The Lingering Effects of Torture

Scientists assess long-term effects on the human mind.

ByABC News
July 2, 2009, 12:02 PM

WASHINGTON, July 3, 2009 — -- Like many of the other inmates interrogated at Guantanamo Bay, Adeel's personal nightmare did not end when he returned home.

Today, in his native Pakistan, the sound of approaching footsteps or the sight of someone in a uniform can trigger bad memories and set off a panic attack. The former teacher and father of five now thinks of himself as a suspicious and lonely person.

"I feel like I am in a big prison and still in isolation. I have lost all my life," he told psychologists working for the non-profit Physicians for Human Rights. They diagnosed him as having post-traumatic stress disorder (PTSD) and severe depression.

Newly emerging research on large numbers of torture survivors shows that anecdotal stories like these are common and suggests that "psychological" forms of torture -- often thought to be milder than the direct infliction of physical pain -- can in fact have serious long-term mental health consequences.

Adeel's story is similar to those of other prisoners who may be released this year as President Obama pushes to close the facility. Adeel spent four years in U.S. custody, first at the Bagram Theater Internment Facility in Afghanistan and then at Guantanamo -- and was freed in 2006, never having been charged with a crime.

Adeel said that while in U.S. custody he was sexually humiliated and wrapped in a hood, goggles, earphones and gloves that cut off his senses during a 24-hour flight.

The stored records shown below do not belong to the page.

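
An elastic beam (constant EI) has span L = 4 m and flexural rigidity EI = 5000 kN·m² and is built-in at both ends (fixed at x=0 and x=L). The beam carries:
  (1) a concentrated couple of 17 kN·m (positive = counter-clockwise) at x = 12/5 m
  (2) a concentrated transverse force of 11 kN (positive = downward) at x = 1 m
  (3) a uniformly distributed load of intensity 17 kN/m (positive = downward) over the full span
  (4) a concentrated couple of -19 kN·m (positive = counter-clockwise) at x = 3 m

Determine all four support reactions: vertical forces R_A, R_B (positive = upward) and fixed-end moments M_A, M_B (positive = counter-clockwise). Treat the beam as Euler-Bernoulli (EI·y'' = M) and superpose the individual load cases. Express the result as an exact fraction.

Load 1 — applied couple M₀=17 kN·m at a=12/5 m (b=L-a=8/5):
  R_A = 6M₀ab/L³ = 6·17·(12/5)·(8/5)/4³ = 153/25 kN
  M_A = M₀b(2a-b)/L² = 17·(8/5)·(2·(12/5)-(8/5))/4² = 136/25 kN·m
  R_B = -6M₀ab/L³ = -6·17·(12/5)·(8/5)/4³ = -153/25 kN
  M_B = M₀a(2b-a)/L² = 17·(12/5)·(2·(8/5)-(12/5))/4² = 51/25 kN·m
Load 2 — point force P=11 kN at a=1 m (b=L-a=3):
  R_A = Pb²(3a+b)/L³ = 11·3²·(3·1+3)/4³ = 297/32 kN
  M_A = Pab²/L² = 11·1·3²/4² = 99/16 kN·m
  R_B = Pa²(a+3b)/L³ = 11·1²·(1+3·3)/4³ = 55/32 kN
  M_B = -Pa²b/L² = -11·1²·3/4² = -33/16 kN·m
Load 3 — uniform load w=17 kN/m over full span:
  R_A = wL/2 = 17·4/2 = 34 kN
  M_A = wL²/12 = 17·4²/12 = 68/3 kN·m
  R_B = wL/2 = 17·4/2 = 34 kN
  M_B = -wL²/12 = -17·4²/12 = -68/3 kN·m
Load 4 — applied couple M₀=-19 kN·m at a=3 m (b=L-a=1):
  R_A = 6M₀ab/L³ = 6·(-19)·3·1/4³ = -171/32 kN
  M_A = M₀b(2a-b)/L² = (-19)·1·(2·3-1)/4² = -95/16 kN·m
  R_B = -6M₀ab/L³ = -6·(-19)·3·1/4³ = 171/32 kN
  M_B = M₀a(2b-a)/L² = (-19)·3·(2·1-3)/4² = 57/16 kN·m
Superposition: R_A = 17623/400 kN, M_A = 8507/300 kN·m, R_B = 13977/400 kN, M_B = -2869/150 kN·m

R_A = 17623/400 kN, M_A = 8507/300 kN·m, R_B = 13977/400 kN, M_B = -2869/150 kN·m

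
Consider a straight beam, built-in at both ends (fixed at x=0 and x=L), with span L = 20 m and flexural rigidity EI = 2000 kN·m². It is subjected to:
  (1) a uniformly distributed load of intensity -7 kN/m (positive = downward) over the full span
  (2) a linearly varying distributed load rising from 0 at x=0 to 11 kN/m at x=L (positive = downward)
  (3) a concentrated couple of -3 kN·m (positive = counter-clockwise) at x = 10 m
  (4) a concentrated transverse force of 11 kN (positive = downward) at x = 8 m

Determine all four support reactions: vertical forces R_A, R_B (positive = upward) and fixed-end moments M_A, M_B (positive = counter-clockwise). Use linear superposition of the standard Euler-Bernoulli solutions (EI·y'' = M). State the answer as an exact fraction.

R_A = -30097/1000 kN, M_A = -16721/300 kN·m, R_B = 11097/1000 kN, M_B = -2561/300 kN·m

Load 1 — uniform load w=-7 kN/m over full span:
  R_A = wL/2 = (-7)·20/2 = -70 kN
  M_A = wL²/12 = (-7)·20²/12 = -700/3 kN·m
  R_B = wL/2 = (-7)·20/2 = -70 kN
  M_B = -wL²/12 = -(-7)·20²/12 = 700/3 kN·m
Load 2 — triangular load w₀=11 kN/m (0→w₀ over full span):
  R_A = 3w₀L/20 = 3·11·20/20 = 33 kN
  M_A = w₀L²/30 = 11·20²/30 = 440/3 kN·m
  R_B = 7w₀L/20 = 7·11·20/20 = 77 kN
  M_B = -w₀L²/20 = -11·20²/20 = -220 kN·m
Load 3 — applied couple M₀=-3 kN·m at a=10 m (b=L-a=10):
  R_A = 6M₀ab/L³ = 6·(-3)·10·10/20³ = -9/40 kN
  M_A = M₀b(2a-b)/L² = (-3)·10·(2·10-10)/20² = -3/4 kN·m
  R_B = -6M₀ab/L³ = -6·(-3)·10·10/20³ = 9/40 kN
  M_B = M₀a(2b-a)/L² = (-3)·10·(2·10-10)/20² = -3/4 kN·m
Load 4 — point force P=11 kN at a=8 m (b=L-a=12):
  R_A = Pb²(3a+b)/L³ = 11·12²·(3·8+12)/20³ = 891/125 kN
  M_A = Pab²/L² = 11·8·12²/20² = 792/25 kN·m
  R_B = Pa²(a+3b)/L³ = 11·8²·(8+3·12)/20³ = 484/125 kN
  M_B = -Pa²b/L² = -11·8²·12/20² = -528/25 kN·m
Superposition: R_A = -30097/1000 kN, M_A = -16721/300 kN·m, R_B = 11097/1000 kN, M_B = -2561/300 kN·m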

His descriptions of what happened match many of the practices that U.S. officials said were used at the prisons. Adeel said he was kept in isolation in a chilled cell, blasted with loud music to prevent him from sleeping, and forced to stand motionless in the hot sun for hours.

"For two months, I couldn't sleep because there was a very strong light. ... If you fell asleep just for a few minutes they played very loud American music, so you could not sleep," the man who now goes by the alias Adeel recalled in a recent report by the Physicians for Human Rights.

Memos sent in 2002 from the U.S. Department of Justice to the CIA, released earlier this year by President Obama, describe these and other interrogation techniques -- such as tossing prisoners against flexible walls and using waterboarding. These techniques, which leave few physical marks, are also used to toughen American troops undergoing Survival, Evasion, Resistance and Escape training.

After consulting with the military officers who run these programs, the CIA concluded "none of these [officers] was aware of any prolonged psychological effect caused by the use of any of the ... techniques either separately or as a course of conduct," according to one of the memos.

Psychologists and neuroscientists, on the other hand, tend to argue that techniques do cause long-term harm. But what can science actually show about the effects of "psychological" torture on civilians like Adeel years after their real-world interrogations?

Linking a specific form of torture directly to long-term psychological problems is very difficult to do because of the ethics of experimenting on humans. Because scientists cannot torture subjects in the laboratory and check for long-term effects, they study real-world survivors of torture, such as refugees from war-torn countries and former prisoners of war, each of whom has experienced a variety of traumatic experiences.

Doctors who work with these victims often rely not on scientific studies but on their own personal observations to assess the long-term impacts of a particular experience.

Harvard psychiatrist Stuart Grassian, who studies prisoners put into solitary confinement, believes from his own personal experience that "people [put into solitary confinement] become loners." Years after being removed from solitary confinement, "they tend to become irritable, hypervigilant, jumpy, fearful and chronically tense." But when asked to testify in a class-action suit against a "supermax" prison that used solitary confinement, he found few scientific studies to support these beliefs.